Lights On Afterschool promotes awareness for the need for after-school programs and to make sure they continue being offered in public schools around the country, despite the annual threat of budget cuts.

The rest of the country also celebrated and supported the cause with 9,000 other events in the United States. Even the Empire State Building in Manhattan was celebratory by lighting up yellow to honor the only nationwide rally for after-school programs.

The Queens Community House reached out by helping to organize events around Queens, including open houses in P.S. 82 and P.S. 86 in Briarwood and a two-day event for the Beacon Program in J.H.S. 190.

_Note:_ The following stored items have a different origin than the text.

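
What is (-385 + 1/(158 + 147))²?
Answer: 13788395776/93025 ≈ 1.4822e+5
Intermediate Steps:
(-385 + 1/(158 + 147))² = (-385 + 1/305)² = (-117424/305)² = 13788395776/93025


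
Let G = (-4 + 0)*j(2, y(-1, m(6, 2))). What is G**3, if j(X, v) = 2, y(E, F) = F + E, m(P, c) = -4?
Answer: -512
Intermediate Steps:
y(E, F) = E + F
G = -8 (G = (-4 + 0)*2 = -4*2 = -8)
G**3 = (-8)**3 = -512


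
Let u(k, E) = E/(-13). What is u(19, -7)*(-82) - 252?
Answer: -3850/13 ≈ -296.15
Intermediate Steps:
u(k, E) = -E/13 (u(k, E) = E*(-1/13) = -E/13)
u(19, -7)*(-82) - 252 = -1/13*(-7)*(-82) - 252 = (7/13)*(-82) - 252 = -574/13 - 252 = -3850/13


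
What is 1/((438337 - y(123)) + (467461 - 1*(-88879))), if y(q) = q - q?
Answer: 1/994677 ≈ 1.0054e-6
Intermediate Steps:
y(q) = 0
1/((438337 - y(123)) + (467461 - 1*(-88879))) = 1/((438337 - 1*0) + (467461 - 1*(-88879))) = 1/((438337 + 0) + (467461 + 88879)) = 1/(438337 + 556340) = 1/994677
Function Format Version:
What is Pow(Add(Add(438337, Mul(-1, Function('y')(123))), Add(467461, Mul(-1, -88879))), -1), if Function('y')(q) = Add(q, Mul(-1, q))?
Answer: Rational(1, 994677) ≈ 1.0054e-6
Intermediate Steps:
Function('y')(q) = 0
Pow(Add(Add(438337, Mul(-1, Function('y')(123))), Add(467461, Mul(-1, -88879))), -1) = Pow(Add(Add(438337, Mul(-1, 0)), Add(467461, Mul(-1, -88879))), -1) = Pow(Add(Add(438337, 0), Add(467461, 88879)), -1) = Pow(Add(438337, 556340), -1) = Pow(994677, -1) = Rational(1, 994677)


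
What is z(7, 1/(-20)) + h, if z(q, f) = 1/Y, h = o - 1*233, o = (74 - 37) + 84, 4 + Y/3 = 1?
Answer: -1009/9 ≈ -112.11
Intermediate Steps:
Y = -9 (Y = -12 + 3*1 = -12 + 3 = -9)
o = 121 (o = 37 + 84 = 121)
h = -112 (h = 121 - 1*233 = 121 - 233 = -112)
z(q, f) = -1/9 (z(q, f) = 1/(-9) = -1/9)
z(7, 1/(-20)) + h = -1/9 - 112 = -1009/9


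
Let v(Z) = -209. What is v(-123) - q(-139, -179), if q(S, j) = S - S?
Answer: -209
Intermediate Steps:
q(S, j) = 0
v(-123) - q(-139, -179) = -209 - 1*0 = -209 + 0 = -209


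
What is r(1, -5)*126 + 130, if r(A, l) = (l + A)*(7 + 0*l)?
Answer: -3398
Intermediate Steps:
r(A, l) = 7*A + 7*l (r(A, l) = (A + l)*(7 + 0) = (A + l)*7 = 7*A + 7*l)
r(1, -5)*126 + 130 = (7*1 + 7*(-5))*126 + 130 = (7 - 35)*126 + 130 = -28*126 + 130 = -3528 + 130 = -3398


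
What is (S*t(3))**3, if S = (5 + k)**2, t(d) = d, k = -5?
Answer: 0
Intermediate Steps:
S = 0 (S = (5 - 5)**2 = 0**2 = 0)
(S*t(3))**3 = (0*3)**3 = 0**3 = 0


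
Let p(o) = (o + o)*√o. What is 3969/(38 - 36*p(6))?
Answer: -75411/559150 - 428652*√6/279575 ≈ -3.8905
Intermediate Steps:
p(o) = 2*o^(3/2) (p(o) = (2*o)*√o = 2*o^(3/2))
3969/(38 - 36*p(6)) = 3969/(38 - 72*6^(3/2)) = 3969/(38 - 72*6*√6) = 3969/(38 - 432*√6)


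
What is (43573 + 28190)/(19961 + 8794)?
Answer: 23921/9585 ≈ 2.4957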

“This is an opportunity for youth and their parents to join others around the nation in raising awareness for the programs and services that empowers our young people and helps working families,” said Patrick Pinchinat, Beacon Program director and Afterschool Alliance ambassador.

On day one, an event at J.H.S. 190 in Forest Hills brought out a number of family-friendly carnival events with advocacy booths, face painting, family games and activity demonstrations.

Day two of the event included a march along the popular shopping area of Austin Street in Forest Hills.

During the open houses in P.S. 86 and P.S. 82, parents, students and teachers discussed the issue of cuts to after-school programs, brainstorming ways to keep programs up and running.

Yelena Baranovskiy, site director of the after-school programs in P.S. 86, explained how these programs provide a vital outlet for the youth.

“After-school programs allows kids to explore various educational avenues that may not have been open to them before,” Baranovskiy said. “I wish my children had been offered these same programs.”

Many New York families, many of which are low income, look at these after-school programs as a necessity rather than a luxury, allowing their children the ability to receive extra educational and extracurricular time without the thousands of dollars that so many families spend on test preparatory courses, sports and other programs.

For families dealing with a language barrier, after-school programs also provide opportunities for children to practice their English.

“Without after-school programs, life for these children just wouldn’t be as rich,” Baranovskiy said. “These are truly enrichment programs.”